What did they find? Participants were faster to judge words that were traits implied by one of the sentences than words that were not traits. So far, this is consistent with the Uleman et al. studies: When participants read each sentence, they appeared to go beyond the surface action and infer some underlying trait about the actor - and this made these words that much easier to identify. (After all, this would be the second time in a short while that the mind is encountering this trait.) But the Todd et al. group found something else: Participants also responded faster to words that had to do with the situation than the control words. In fact they responded just as quickly to "situation" words as they did "trait" words. This was evidence that, in fact, people do not only attach an adjective to the actor; features of the situation that could have contributed to the action also instantly leap to mind.

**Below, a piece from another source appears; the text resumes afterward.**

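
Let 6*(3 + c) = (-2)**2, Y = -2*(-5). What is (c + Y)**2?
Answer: 529/9 ≈ 58.778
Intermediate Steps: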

Now, in many cases an explanation that invokes the actor's trait can conflict with an explanation that invokes the situation. For example, did the student fail the exam because of his trait of stupidity or the fact that the exam was really hard? These two explanations have opposing implications for your opinion about the student. So how is it that people seem to be able to activate conflicting explanations for the same action? The answer appears to be that people engage in a multi-stage process. First, they generate a range of plausible explanations before ultimately settling on the one option that best characterizes what's happening. Studies like those of Todd et al. appear to catch people at the exact moment when all the explanatory options are on the table but no leading contender has emerged.
What is the importance of this sort of finding? First, it speaks to the awesome speed and sophistication of our first impressions. (Indeed, most of the posts on this blog illustrate in some form or fashion just how much of our opinion about someone is formed within the first second.) It may even be that natural selection favored those humans who could instantly and automatically generate a rich portrait of another person. Given how vital it must have been for the survival of our prehistoric ancestors to make nuanced and accurate predictions about other people, it makes sense that humans would become quite expert at instantaneously raising and weighing multiple potential explanations for a person's action.
References:
Todd, A.R., Molden, D.C., Ham, J., & Vonk, R. (in press). The automatic and co-occurring activation of multiple social inferences, Journal of Experimental Social Psychology, doi: 10.1016/j/jesp.2010.08.006.
Winter, L. & Uleman, J.S. (1984). When are social judgments made? Evidence for the spontaneousness of trait inferences. Journal of Personality and Social Psychology, 47, 237-252.